BENGALURU: A pat on the back from the Supreme Court has brought Karnataka into focus for its amendment to The Prohibition of Child Marriage Act, 2006. The amendment, brought about in the state, not only declares all marriages of girls under 18 years to be void ab initio (null from the beginning), but also gives suo motu powers to the police to register cases of child marriage and also enhances the punishment to offenders.
But stopping child marriage through stringent legislation would be a narrow view that will not have any positive impact in the long run. The Department of Women and Child Development (DWCD) and associated agencies in the field, like its own Child Marriage Prohibition Officers, are unable to prevent many marriages simply because they do not get to know about it.
Take the case of Bagalkot. It is the home turf of DWCD Minister Umashree and has the dubious distinction of being the district with highest number of child marriages along with Davanagere, according to National Crime Records Bureau (NCRB) data.
Anthony C, who works with Anthyodaya, an organisation working in Bagalkot to prevent child marriages, says “It is not that people are unaware that child marriage is illegal, but that does not stop them from conducting it. They try to evade detection by conducting weddings in the night or in their fields or changing the venue at the last moment. In some cases, they have removed all jewellery on the girl after marriage. Our people have been almost assaulted for trying to give information about child marriage. Anganwadi workers who inform us are especially at risk, since they live nearby. The only thing we can do is reach out through counselling with the help of local leaders and repeated interventions for prevention.”
In the last three years, he says at least a 100 child marriages have been stopped in Bagalkot and he shudders to think about those they never heard about. “They do not need to register marriages before the girl turns 18. Cases are registered but I have not seen a single person go to jail. So people are confident nothing will happen to them,” he says.

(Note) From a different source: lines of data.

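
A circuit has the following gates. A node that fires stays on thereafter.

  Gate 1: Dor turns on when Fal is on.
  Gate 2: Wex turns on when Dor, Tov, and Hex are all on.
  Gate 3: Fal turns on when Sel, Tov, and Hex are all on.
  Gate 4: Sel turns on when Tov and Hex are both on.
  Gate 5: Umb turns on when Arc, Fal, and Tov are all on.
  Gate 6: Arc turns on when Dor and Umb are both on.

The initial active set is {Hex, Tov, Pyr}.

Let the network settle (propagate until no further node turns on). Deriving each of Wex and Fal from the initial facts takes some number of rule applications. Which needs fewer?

Fal

Fal: Gate 4: Tov and Hex on → Sel on. Sel, Tov, and Hex are on, so Fal turns on (Gate 3). [2 rule applications]
Wex: Gate 4: Tov and Hex on → Sel on. Sel, Tov, and Hex are on, so Fal turns on (Gate 3). Fal is on, so Dor turns on (Gate 1). Gate 2: Dor, Tov, and Hex on → Wex on. [4 rule applications]
Fal needs fewer.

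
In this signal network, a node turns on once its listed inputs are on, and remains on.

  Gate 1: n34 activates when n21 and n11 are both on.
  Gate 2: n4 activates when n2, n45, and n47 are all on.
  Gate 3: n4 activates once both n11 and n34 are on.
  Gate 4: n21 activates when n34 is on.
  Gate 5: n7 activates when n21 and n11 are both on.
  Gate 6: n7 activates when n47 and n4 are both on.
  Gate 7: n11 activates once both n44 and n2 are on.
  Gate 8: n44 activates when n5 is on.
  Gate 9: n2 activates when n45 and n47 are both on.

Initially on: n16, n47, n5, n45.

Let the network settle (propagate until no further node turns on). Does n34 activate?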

Kavita Ratna, Advocacy Director with Concerned for Working Children (CWC) was on the draft committee that worked with Justice Shivaraj Patil who gave a report on child marriage, which eventually resulted in the amendments to the Act.
“One of the best ways to prevent it is to talk to the children. When we were interacting with the children, we realised that they wanted alternatives. If they are not going to get married, then what is the alternative. Whether it is education or employment, they needed to be informed. For this purpose, we consulted all the departments and compiled a list of all schemes and scholarships available and added it to the report. I am not sure if it was implemented,” she says.
The situations revolving around child marriages are complex. It is not just tradition, but also about poor economic condition of the girls’ families, attempt to avoid sexual abuse (especially if they live in slums), adolescent love, inheritance among others. Kavita points out that the most vulnerable districts are the ones that are economically backward. Stringent punishment or non-registration of such marriages is not going to deter such cases.
“Using legislation should be the last option. It needs to act as a deterrent. We need to be talking to not just the girls but also the boys in schools. The thinking that a girl should be married once she attains puberty should change. Also, issues like where a girl thinks she has to be dependent on the man, providing alternatives like skill development if they do not do well at school, talking to the boys and such should be addressed.
A long-term strategy is required along with the legislation and some of the DWCD awareness programmes like posters and leaflets are primitive,” says Nagasimha Rao, Director of Child Rights Trust.
Interestingly, a DWCD official claimed that they do not collect child marriage statistics and go by the National Family Health Survey data. National Family Health Survey-4 (2015-16) says Karnataka has registered 23.2 per cent child marriages among girls. Of this, 17.9 per cent were in urban and 27 per cent were in rural areas. The last NFHS survey was conducted in 2005-06 and said 41.2 per cent of girls had been married between 15-18 years of age. NCRB puts child marriages in Karnataka at 44 (2014); 35 (2015) and 51 cases in 2016. This data reflects the number of cases where complaints are registered by the police.